The purpose specification or limitation principle is often thought to offer significant (or some) protection to data subjects; and the provision of consent is, among other things, to specified processing. But what does it all amount to, on examination?
In the most general terms, meaningful human action must take place in a reason bound or purposive framework. It isn’t possible to act without a reason, purpose or intention. So the data protection requirement cannot be saying that organisations (to put it a bit crudely) must always act with a purpose or intention and avoid doing otherwise. But it seems to me that the principle as currently formulated derives its sense from the possibility of excluding a non-purpose.

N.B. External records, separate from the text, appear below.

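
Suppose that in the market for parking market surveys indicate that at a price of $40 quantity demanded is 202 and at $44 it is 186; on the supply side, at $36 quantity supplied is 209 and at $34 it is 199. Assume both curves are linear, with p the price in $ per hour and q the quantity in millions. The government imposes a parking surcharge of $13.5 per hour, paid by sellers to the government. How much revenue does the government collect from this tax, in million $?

Tax revenue = $2484 million.

Demand slope: (186 − 202)/(44 − 40) = -4, so qd = 362 − 4p.
Supply slope: (199 − 209)/(34 − 36) = 5, so qs = 5p + 29.
Without the tax, 362 − 4p = 5p + 29 gives 9p = 333, so p* = $37 and q* = 214.
With the tax collected from sellers, supply shifts: qs = 5(p − 13.5) + 29.
Solving gives q = 184 with consumers paying $44.5 and sellers receiving $31 (the $13.5 wedge).
Revenue = t · Q = 13.5 · 184 = $2484.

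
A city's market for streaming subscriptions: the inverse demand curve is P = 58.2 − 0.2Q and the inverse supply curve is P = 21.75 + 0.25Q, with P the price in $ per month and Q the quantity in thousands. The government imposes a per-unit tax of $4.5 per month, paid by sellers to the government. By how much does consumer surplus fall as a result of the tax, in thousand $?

Consumer surplus falls by $152 thousand.

Rewrite in direct form: Qd = 291 − 5P and Qs = 4P − 87.
Before the tax: set 291 − 5P = 4P − 87 → P* = $42, Q* = 81.
With the tax collected from sellers, supply shifts: Qs = 4(P − 4.5) − 87.
New equilibrium: consumers pay $44, sellers receive $39.5, Q = 71. (Wedge: Pb − Ps = 4.5.)
ΔCS is the trapezoid between Q = 71 and Q = 81 of height $2: ½ · (81 + 71) · 2 = $152.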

It follows then, that one purpose is just as good as another, when it comes to specifying a purpose, and no purpose, narrow or wide, is excluded. Any purpose will do, as long as it isn’t a non-purpose. In other words, the principle doesn’t,as currently formulated, exclude anything; doesn’t provide fairness; and doesn’t make sense.

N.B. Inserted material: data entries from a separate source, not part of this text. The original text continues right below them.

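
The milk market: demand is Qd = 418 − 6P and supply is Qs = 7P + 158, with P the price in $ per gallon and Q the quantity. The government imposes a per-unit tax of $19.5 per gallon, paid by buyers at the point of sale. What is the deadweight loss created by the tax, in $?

Before the tax: set 418 − 6P = 7P + 158 → P* = $20, Q* = 298.
With the tax collected from buyers, demand (in seller-price terms) shifts: Qd = 418 − 6(P + 19.5).
Solving gives Q = 235 with buyers paying $30.5 and sellers receiving $11 (the $19.5 wedge).
Quantity falls by |ΔQ| = |298 − 235| = 63.
DWL = ½ · t · |ΔQ| = ½ · 19.5 · 63 = $614.25.

Deadweight loss = $614.25.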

Of course, in practice it isn’t (or wasn’t) quite like that, because there was an approximate correspondence between what the principle appeared to be suggesting, in terms of fairness, and the contextual reality of the organisations that processed the data, and their (limited) purposes. But that was 1995.
This contextual reality has now changed radically, and not just because of innovations in Information Technology. Organisational processing now reflects a dominant mode of flexible, connected and innovative organisational structures providing multiple services, and with multiple purposes.
What is needed in 2010 is a clearer sense of what a context-independent value like fairness might mean when you are trying to formulate a context-dependent purpose specification principle in a context like that.
You could argue here that purpose specification is meant to restrict the organisational processing to those “limited” purposes for which consent had been provided, as a way of protecting the (weaker) data subject against the data processor; and that context on its own won’t provide that protection, won’t provide fairness. This aspiration applies whatever the context, and even if analytically the current principle doesn’t make much sense.
But I don’t think, if you do take that view, that purpose specification (and perhaps fairness claims as well) can protect the data subject against a data controller pursuing processing modes and multiple organisational purposes that are standard rather than aberrant. There has to be a fit between the legal/regulatory requirement and the contemporary organisational structure. Fairness can’t be made to work that strongly against reality. But fairness claims must be satisfied if the regulatory regime is to be credible and legitimate.
Resolving this tension is the key contemporary data protection challenge, I would suggest, rather than security considerations, or even the focus on the effects of innovative technology, important though both of these are.
Focusing on re-defining the purpose and fairness principles is important because it reflects not just the impact of new technology, but also the way in which you have (a) to draw in a much wider contemporary context than that, and (b) provide an account of how a context-independent value like fairness can be satisfied in that context.